Should guru's ratings be included on wine lists?

Nation's Restaurant News, Jan 13, 1992 by Mort Hochstein

I PREDICTED IT WOULD HAPPEN, but I'm terribly sorry it did. About a year ago I wrote about the sad practice of retailers who use ratings by such authorities as Robert Parker and The Wine Spectator rather than product knowledge and salesmanship to sell wine. I wondered, in print, when some restaurant would adopt the idea.

Well, it's happened in Baltimore, where the Baltimore Grille at the Omni Inner Harbor Hotel recently inaugurated a list that quotes the numerical ratings of Spectator, Parker and syndicated columnist Jerry Mead. F & B director Stephen Henderson, who has assembled an award-winning list and runs a super-high-volume bar in the hotel, defends the practice as a help to customers in choosing wines. Henderson, however, says the system is still being tested and is not engraved in stone.

It will be interesting if Henderson plots the sales of wines with 70 ratings against those with 90s. I hate to see people letting some wine guru make buying decisions for them. Henderson is an innovator, but I hope he doesn't become a trend setter.

Mass in a pub: "Why not?" asked Father Larry David McCormick, pastor of Holy Trinity parish in North Bergen N.J., and so on Dec. 26 he celebrated mass for Saint Stephen's Day in the North Star Pub in the South Street Seaport in New York City. The day is popularly known in Great Britain as Boxing Day, the day on which charitable citizens would provide boxes of food for less fortunate members of the community. North Star has traditionally enlisted its customers and staff to collect food for the needy of New York and has also celebrated the non-hostile holiday by providing free bangers and mash--English sausage and mashed potatoes--to all customers.

B.Y.O.B to a hotel?: New ad campaign for B&B shows photo of young couple preparing to open a bottle and enjoy a drink. The woman holds a hotel "Do Not Disturb" doorknob sign in her hand, and the ad is headlined: "B.Y.O.B & a la chambre 914." I don't think that ad, which may have had a first run in France, will sit well with American F & B directors who sell room service and mini-bar bottles to their hotel guests.

Attention owners of: Lafite Rothschild, Carruades de Lafite and Ch. Duhart Milon Rothschild: The recorking team from Lafite, which hasn't been in this country since '89, will return in May. This time around they'll be recorking and topping up wines from the 1966 vintage or earlier. They'll visit New York, Washington, Chicago, Miami, Houston and Los Angeles. Members of the trade who want thi free service should contact Ms. Setta Tavitan, Chateau and Estates, 375 Park Ave., New York 10152 for reservations. Deadline is Jan. 30.

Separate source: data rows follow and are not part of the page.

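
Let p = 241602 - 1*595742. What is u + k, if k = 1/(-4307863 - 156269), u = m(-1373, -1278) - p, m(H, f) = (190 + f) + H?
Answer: 1569941477627/4464132 ≈ 3.5168e+5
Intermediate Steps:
m(H, f) = 190 + H + f
p = -354140 (p = 241602 - 595742 = -354140)
u = 351679 (u = (190 - 1373 - 1278) - 1*(-354140) = -2461 + 354140 = 351679)
k = -1/4464132 (k = 1/(-4464132) = -1/4464132 ≈ -2.2401e-7)
u + k = 351679 - 1/4464132 = 1569941477627/4464132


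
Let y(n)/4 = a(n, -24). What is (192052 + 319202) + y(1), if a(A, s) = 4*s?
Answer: 510870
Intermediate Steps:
y(n) = -384 (y(n) = 4*(4*(-24)) = 4*(-96) = -384)
(192052 + 319202) + y(1) = (192052 + 319202) - 384 = 511254 - 384 = 510870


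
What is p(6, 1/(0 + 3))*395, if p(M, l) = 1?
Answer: 395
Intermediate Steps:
p(6, 1/(0 + 3))*395 = 1*395 = 395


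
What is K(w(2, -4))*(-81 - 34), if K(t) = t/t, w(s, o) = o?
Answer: -115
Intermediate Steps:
K(t) = 1
K(w(2, -4))*(-81 - 34) = 1*(-81 - 34) = 1*(-115) = -115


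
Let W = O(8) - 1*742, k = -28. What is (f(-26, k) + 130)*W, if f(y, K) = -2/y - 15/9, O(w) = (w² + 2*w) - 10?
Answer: -1121792/13 ≈ -86292.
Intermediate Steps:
O(w) = -10 + w² + 2*w
f(y, K) = -5/3 - 2/y (f(y, K) = -2/y - 15*⅑ = -2/y - 5/3 = -5/3 - 2/y)
W = -672 (W = (-10 + 8² + 2*8) - 1*742 = (-10 + 64 + 16) - 742 = 70 - 742 = -672)
(f(-26, k) + 130)*W = ((-5/3 - 2/(-26)) + 130)*(-672) = ((-5/3 - 2*(-1/26)) + 130)*(-672) = ((-5/3 + 1/13) + 130)*(-672) = (-62/39 + 130)*(-672) = (5008/39)*(-672) = -1121792/13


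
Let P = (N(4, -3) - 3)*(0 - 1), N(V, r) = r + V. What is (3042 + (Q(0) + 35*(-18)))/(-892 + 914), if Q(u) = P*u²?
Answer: 1206/11 ≈ 109.64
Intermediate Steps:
N(V, r) = V + r
P = 2 (P = ((4 - 3) - 3)*(0 - 1) = (1 - 3)*(-1) = -2*(-1) = 2)
Q(u) = 2*u²
(3042 + (Q(0) + 35*(-18)))/(-892 + 914) = (3042 + (2*0² + 35*(-18)))/(-892 + 914) = (3042 + (2*0 - 630))/22 = (3042 + (0 - 630))*(1/22) = (3042 - 630)*(1/22) = 2412*(1/22) = 1206/11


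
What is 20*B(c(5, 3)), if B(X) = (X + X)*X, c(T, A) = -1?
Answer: 40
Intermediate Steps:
B(X) = 2*X² (B(X) = (2*X)*X = 2*X²)
20*B(c(5, 3)) = 20*(2*(-1)²) = 20*(2*1) = 20*2 = 40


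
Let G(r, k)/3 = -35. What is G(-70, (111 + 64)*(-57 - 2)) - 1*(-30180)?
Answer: 30075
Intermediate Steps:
G(r, k) = -105 (G(r, k) = 3*(-35) = -105)
G(-70, (111 + 64)*(-57 - 2)) - 1*(-30180) = -105 - 1*(-30180) = -105 + 30180 = 30075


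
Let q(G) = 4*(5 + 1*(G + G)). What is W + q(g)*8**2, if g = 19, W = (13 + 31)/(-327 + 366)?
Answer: 429356/39 ≈ 11009.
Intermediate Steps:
W = 44/39 ≈ 1.1282
q(G) = 20 + 8*G (q(G) = 4*(5 + 1*(2*G)) = 4*(5 + 2*G) = 20 + 8*G)
W + q(g)*8**2 = 44/39 + (20 + 8*19)*8**2 = 44/39 + (20 + 152)*64 = 44/39 + 172*64 = 44/39 + 11008 = 429356/39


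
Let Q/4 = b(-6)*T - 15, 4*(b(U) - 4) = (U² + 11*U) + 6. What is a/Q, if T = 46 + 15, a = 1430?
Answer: -715/274 ≈ -2.6095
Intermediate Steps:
T = 61
b(U) = 11/2 + U²/4 + 11*U/4 (b(U) = 4 + ((U² + 11*U) + 6)/4 = 4 + (6 + U² + 11*U)/4 = 4 + (3/2 + U²/4 + 11*U/4) = 11/2 + U²/4 + 11*U/4)
Q = -548 (Q = 4*((11/2 + (¼)*(-6)² + (11/4)*(-6))*61 - 15) = 4*((11/2 + (¼)*36 - 33/2)*61 - 15) = 4*((11/2 + 9 - 33/2)*61 - 15) = 4*(-2*61 - 15) = 4*(-122 - 15) = 4*(-137) = -548)
a/Q = 1430/(-548) = 1430*(-1/548) = -715/274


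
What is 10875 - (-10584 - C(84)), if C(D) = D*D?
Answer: 28515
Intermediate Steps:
C(D) = D**2
10875 - (-10584 - C(84)) = 10875 - (-10584 - 1*84**2) = 10875 - (-10584 - 1*7056) = 10875 - (-10584 - 7056) = 10875 - 1*(-17640) = 10875 + 17640 = 28515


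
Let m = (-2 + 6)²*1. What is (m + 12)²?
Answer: 784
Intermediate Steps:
m = 16 (m = 4²*1 = 16*1 = 16)
(m + 12)² = (16 + 12)² = 28² = 784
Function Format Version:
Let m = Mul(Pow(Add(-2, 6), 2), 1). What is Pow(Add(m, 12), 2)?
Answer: 784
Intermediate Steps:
m = 16 (m = Mul(Pow(4, 2), 1) = Mul(16, 1) = 16)
Pow(Add(m, 12), 2) = Pow(Add(16, 12), 2) = Pow(28, 2) = 784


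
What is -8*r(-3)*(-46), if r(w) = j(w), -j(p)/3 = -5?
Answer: 5520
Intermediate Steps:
j(p) = 15 (j(p) = -3*(-5) = 15)
r(w) = 15
-8*r(-3)*(-46) = -8*15*(-46) = -120*(-46) = 5520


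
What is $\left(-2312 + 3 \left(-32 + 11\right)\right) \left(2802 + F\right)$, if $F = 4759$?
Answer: $-17957375$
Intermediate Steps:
$\left(-2312 + 3 \left(-32 + 11\right)\right) \left(2802 + F\right) = \left(-2312 + 3 \left(-32 + 11\right)\right) \left(2802 + 4759\right) = \left(-2312 + 3 \left(-21\right)\right) 7561 = \left(-2312 - 63\right) 7561 = \left(-2375\right) 7561 = -17957375$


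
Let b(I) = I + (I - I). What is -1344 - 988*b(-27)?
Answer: 25332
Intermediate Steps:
b(I) = I (b(I) = I + 0 = I)
-1344 - 988*b(-27) = -1344 - 988*(-27) = -1344 + 26676 = 25332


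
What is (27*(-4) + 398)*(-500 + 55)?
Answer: -129050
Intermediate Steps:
(27*(-4) + 398)*(-500 + 55) = (-108 + 398)*(-445) = 290*(-445) = -129050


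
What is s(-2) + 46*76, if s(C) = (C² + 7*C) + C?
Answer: 3484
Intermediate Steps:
s(C) = C² + 8*C
s(-2) + 46*76 = -2*(8 - 2) + 46*76 = -2*6 + 3496 = -12 + 3496 = 3484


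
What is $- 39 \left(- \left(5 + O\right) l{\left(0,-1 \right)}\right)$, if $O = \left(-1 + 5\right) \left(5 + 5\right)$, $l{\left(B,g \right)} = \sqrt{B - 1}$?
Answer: $1755 i \approx 1755.0 i$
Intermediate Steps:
$l{\left(B,g \right)} = \sqrt{-1 + B}$
$O = 40$ ($O = 4 \cdot 10 = 40$)
$- 39 \left(- \left(5 + O\right) l{\left(0,-1 \right)}\right) = - 39 \left(- \left(5 + 40\right) \sqrt{-1 + 0}\right) = - 39 \left(- 45 \sqrt{-1}\right) = - 39 \left(- 45 i\right) = 1755 i$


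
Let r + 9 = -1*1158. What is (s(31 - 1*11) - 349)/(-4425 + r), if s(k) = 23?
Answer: 163/2796 ≈ 0.058298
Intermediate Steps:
r = -1167 (r = -9 - 1*1158 = -9 - 1158 = -1167)
(s(31 - 1*11) - 349)/(-4425 + r) = (23 - 349)/(-4425 - 1167) = -326/(-5592) = -326*(-1/5592) = 163/2796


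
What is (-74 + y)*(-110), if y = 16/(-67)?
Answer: 547140/67 ≈ 8166.3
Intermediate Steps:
y = -16/67 (y = 16*(-1/67) = -16/67 ≈ -0.23881)
(-74 + y)*(-110) = (-74 - 16/67)*(-110) = -4974/67*(-110) = 547140/67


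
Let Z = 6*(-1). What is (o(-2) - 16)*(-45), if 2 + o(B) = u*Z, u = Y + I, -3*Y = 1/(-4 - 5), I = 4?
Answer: 1900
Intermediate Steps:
Y = 1/27 (Y = -1/(3*(-4 - 5)) = -⅓/(-9) = -⅓*(-⅑) = 1/27 ≈ 0.037037)
u = 109/27 (u = 1/27 + 4 = 109/27 ≈ 4.0370)
Z = -6
o(B) = -236/9 (o(B) = -2 + (109/27)*(-6) = -2 - 218/9 = -236/9)
(o(-2) - 16)*(-45) = (-236/9 - 16)*(-45) = -380/9*(-45) = 1900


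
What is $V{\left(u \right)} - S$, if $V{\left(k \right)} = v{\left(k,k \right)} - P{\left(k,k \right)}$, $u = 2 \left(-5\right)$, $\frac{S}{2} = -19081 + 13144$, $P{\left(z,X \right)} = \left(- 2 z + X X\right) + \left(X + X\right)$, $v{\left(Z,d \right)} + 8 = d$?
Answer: $11756$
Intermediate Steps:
$v{\left(Z,d \right)} = -8 + d$
$P{\left(z,X \right)} = X^{2} - 2 z + 2 X$ ($P{\left(z,X \right)} = \left(- 2 z + X^{2}\right) + 2 X = \left(X^{2} - 2 z\right) + 2 X = X^{2} - 2 z + 2 X$)
$S = -11874$ ($S = 2 \left(-19081 + 13144\right) = 2 \left(-5937\right) = -11874$)
$u = -10$
$V{\left(k \right)} = -8 + k - k^{2}$ ($V{\left(k \right)} = \left(-8 + k\right) - \left(k^{2} - 2 k + 2 k\right) = \left(-8 + k\right) - k^{2} = -8 + k - k^{2}$)
$V{\left(u \right)} - S = \left(-8 - 10 - \left(-10\right)^{2}\right) - -11874 = \left(-8 - 10 - 100\right) + 11874 = -118 + 11874 = 11756$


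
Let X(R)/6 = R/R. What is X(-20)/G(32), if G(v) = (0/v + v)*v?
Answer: 3/512 ≈ 0.0058594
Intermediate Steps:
G(v) = v² (G(v) = (0 + v)*v = v*v = v²)
X(R) = 6 (X(R) = 6*(R/R) = 6*1 = 6)
X(-20)/G(32) = 6/(32²) = 6/1024 = 6*(1/1024) = 3/512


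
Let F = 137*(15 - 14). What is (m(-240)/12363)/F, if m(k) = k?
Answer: -80/564577 ≈ -0.00014170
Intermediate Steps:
F = 137 (F = 137*1 = 137)
(m(-240)/12363)/F = -240/12363/137 = -240*1/12363*(1/137) = -80/4121*1/137 = -80/564577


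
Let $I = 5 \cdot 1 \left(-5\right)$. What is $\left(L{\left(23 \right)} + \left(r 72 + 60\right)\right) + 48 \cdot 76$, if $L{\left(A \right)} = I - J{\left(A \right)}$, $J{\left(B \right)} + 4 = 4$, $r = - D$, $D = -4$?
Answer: $3971$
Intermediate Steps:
$I = -25$ ($I = 5 \left(-5\right) = -25$)
$r = 4$ ($r = \left(-1\right) \left(-4\right) = 4$)
$J{\left(B \right)} = 0$ ($J{\left(B \right)} = -4 + 4 = 0$)
$L{\left(A \right)} = -25$ ($L{\left(A \right)} = -25 - 0 = -25 + 0 = -25$)
$\left(L{\left(23 \right)} + \left(r 72 + 60\right)\right) + 48 \cdot 76 = \left(-25 + \left(4 \cdot 72 + 60\right)\right) + 48 \cdot 76 = \left(-25 + \left(288 + 60\right)\right) + 3648 = \left(-25 + 348\right) + 3648 = 323 + 3648 = 3971$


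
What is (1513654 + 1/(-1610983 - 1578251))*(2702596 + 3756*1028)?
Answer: 15842946668174347870/1594617 ≈ 9.9353e+12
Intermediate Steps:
(1513654 + 1/(-1610983 - 1578251))*(2702596 + 3756*1028) = (1513654 + 1/(-3189234))*(2702596 + 3861168) = (1513654 - 1/3189234)*6563764 = (4827396801035/3189234)*6563764 = 15842946668174347870/1594617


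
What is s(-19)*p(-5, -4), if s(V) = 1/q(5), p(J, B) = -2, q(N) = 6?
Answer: -⅓ ≈ -0.33333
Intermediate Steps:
s(V) = ⅙ (s(V) = 1/6 = ⅙)
s(-19)*p(-5, -4) = (⅙)*(-2) = -⅓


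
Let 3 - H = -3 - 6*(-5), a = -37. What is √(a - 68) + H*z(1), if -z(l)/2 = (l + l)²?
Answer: 192 + I*√105 ≈ 192.0 + 10.247*I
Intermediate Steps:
z(l) = -8*l² (z(l) = -2*(l + l)² = -2*4*l² = -8*l²)
H = -24 (H = 3 - (-3 - 6*(-5)) = 3 - (-3 + 30) = 3 - 1*27 = 3 - 27 = -24)
√(a - 68) + H*z(1) = √(-37 - 68) - (-192)*1² = √(-105) - (-192) = I*√105 - 24*(-8) = I*√105 + 192 = 192 + I*√105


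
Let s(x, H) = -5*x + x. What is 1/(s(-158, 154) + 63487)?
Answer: 1/64119 ≈ 1.5596e-5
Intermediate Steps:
s(x, H) = -4*x
1/(s(-158, 154) + 63487) = 1/(-4*(-158) + 63487) = 1/(632 + 63487) = 1/64119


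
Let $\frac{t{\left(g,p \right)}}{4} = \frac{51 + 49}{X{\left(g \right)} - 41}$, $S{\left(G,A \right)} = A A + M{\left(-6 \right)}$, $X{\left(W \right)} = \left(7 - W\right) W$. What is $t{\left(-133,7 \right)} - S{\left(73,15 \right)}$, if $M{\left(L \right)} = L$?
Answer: $- \frac{4087159}{18661} \approx -219.02$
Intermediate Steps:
$X{\left(W \right)} = W \left(7 - W\right)$
$S{\left(G,A \right)} = -6 + A^{2}$ ($S{\left(G,A \right)} = A A - 6 = A^{2} - 6 = -6 + A^{2}$)
$t{\left(g,p \right)} = \frac{400}{-41 + g \left(7 - g\right)}$ ($t{\left(g,p \right)} = 4 \frac{51 + 49}{g \left(7 - g\right) - 41} = 4 \frac{100}{-41 + g \left(7 - g\right)} = \frac{400}{-41 + g \left(7 - g\right)}$)
$t{\left(-133,7 \right)} - S{\left(73,15 \right)} = - \frac{400}{41 - 133 \left(-7 - 133\right)} - \left(-6 + 15^{2}\right) = - \frac{400}{41 - -18620} - \left(-6 + 225\right) = - \frac{400}{41 + 18620} - 219 = - \frac{400}{18661} - 219 = - \frac{4087159}{18661}$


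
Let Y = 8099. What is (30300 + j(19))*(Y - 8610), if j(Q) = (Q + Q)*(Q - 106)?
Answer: -13793934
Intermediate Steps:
j(Q) = 2*Q*(-106 + Q) (j(Q) = (2*Q)*(-106 + Q) = 2*Q*(-106 + Q))
(30300 + j(19))*(Y - 8610) = (30300 + 2*19*(-106 + 19))*(8099 - 8610) = (30300 + 2*19*(-87))*(-511) = (30300 - 3306)*(-511) = 26994*(-511) = -13793934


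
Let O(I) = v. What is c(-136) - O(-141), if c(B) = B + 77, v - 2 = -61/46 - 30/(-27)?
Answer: -25165/414 ≈ -60.785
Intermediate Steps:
v = 739/414 (v = 2 + (-61/46 - 30/(-27)) = 2 + (-61*1/46 - 30*(-1/27)) = 2 + (-61/46 + 10/9) = 2 - 89/414 = 739/414 ≈ 1.7850)
O(I) = 739/414
c(B) = 77 + B
c(-136) - O(-141) = (77 - 136) - 1*739/414 = -59 - 739/414 = -25165/414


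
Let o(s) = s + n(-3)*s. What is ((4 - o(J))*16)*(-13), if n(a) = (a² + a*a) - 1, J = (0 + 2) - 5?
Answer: -12064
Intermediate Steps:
J = -3 (J = 2 - 5 = -3)
n(a) = -1 + 2*a² (n(a) = (a² + a²) - 1 = 2*a² - 1 = -1 + 2*a²)
o(s) = 18*s (o(s) = s + (-1 + 2*(-3)²)*s = s + (-1 + 2*9)*s = s + (-1 + 18)*s = s + 17*s = 18*s)
((4 - o(J))*16)*(-13) = ((4 - 18*(-3))*16)*(-13) = ((4 - 1*(-54))*16)*(-13) = ((4 + 54)*16)*(-13) = (58*16)*(-13) = 928*(-13) = -12064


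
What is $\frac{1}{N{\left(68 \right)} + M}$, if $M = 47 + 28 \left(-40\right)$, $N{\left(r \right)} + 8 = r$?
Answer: $- \frac{1}{1013} \approx -0.00098717$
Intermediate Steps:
$N{\left(r \right)} = -8 + r$
$M = -1073$ ($M = 47 - 1120 = -1073$)
$\frac{1}{N{\left(68 \right)} + M} = \frac{1}{\left(-8 + 68\right) - 1073} = \frac{1}{60 - 1073} = \frac{1}{-1013} = - \frac{1}{1013}$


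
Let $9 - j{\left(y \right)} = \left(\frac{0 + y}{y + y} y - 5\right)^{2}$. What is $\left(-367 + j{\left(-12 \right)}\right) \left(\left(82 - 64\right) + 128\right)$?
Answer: $-69934$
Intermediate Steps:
$j{\left(y \right)} = 9 - \left(-5 + \frac{y}{2}\right)^{2}$ ($j{\left(y \right)} = 9 - \left(\frac{0 + y}{y + y} y - 5\right)^{2} = 9 - \left(\frac{y}{2 y} y - 5\right)^{2} = 9 - \left(y \frac{1}{2 y} y - 5\right)^{2} = 9 - \left(\frac{y}{2} - 5\right)^{2} = 9 - \left(-5 + \frac{y}{2}\right)^{2}$)
$\left(-367 + j{\left(-12 \right)}\right) \left(\left(82 - 64\right) + 128\right) = \left(-367 + \left(9 - \frac{\left(-10 - 12\right)^{2}}{4}\right)\right) \left(\left(82 - 64\right) + 128\right) = \left(-367 + \left(9 - \frac{\left(-22\right)^{2}}{4}\right)\right) \left(18 + 128\right) = \left(-367 + \left(9 - 121\right)\right) 146 = \left(-367 - 112\right) 146 = \left(-479\right) 146 = -69934$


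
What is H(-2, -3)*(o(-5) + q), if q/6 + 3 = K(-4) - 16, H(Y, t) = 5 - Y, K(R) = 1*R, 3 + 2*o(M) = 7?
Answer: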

Virgin reprieved: Almost a quarter of a century ago, Richard Bran Son, the energetic record promoter, merchandiser and founder of Virgin Airways, was convicted by a British court of poaching pigeons on a country estate. When, about five years ago, Branson asked American authorities to grant a liquor license so that he might take alcoholic beverages on board his jumbo jets in the United States, he was turned down because of that criminal record. But the Federal Aviation Administration relented just a few months ago. Branson, now 41, said at a meeting of the Aviation Club in London that he didn't know why the American agency changed its mind, but it may have been because he now wears a bow tie.

Motivated: If anything would make me move to Milwaukee, it might be really good root beer, and that's where it can be found. During the 14 years of Prohibition, the August Schell Brewing Co. in New Ulm, Minn., stayed alive by brewing draft root beer and related candy products.

When Prohibition ended, Schell puts its energies back into the beer business and dropped the soft drink. About a dozen years ago, a Schell division, Ulmer Brewing, reintroduced 1919 Classic American Draft Root Beer in large containers, no cans or bottles, and it's now prospering in a five-state area of the upper Midwest. But sadly, not in New York. Ted Marti, president of Schell, said the firm is one of the few that prospered during Prohibition.

Brief notes: Scott Carney, manager and wine buyer for the Gotham Grill in Manhattan, has been named a Master Sommelier by the Court of Master Sommeliers in London. Only 35 persons, 18 of them Americans, have passed the rigid British examination... Scotch up, it's not happening in the United States, but on a domestic and worldwide basis, sales of scotch whiskey showed a 10-percent increase for the first six months of the year.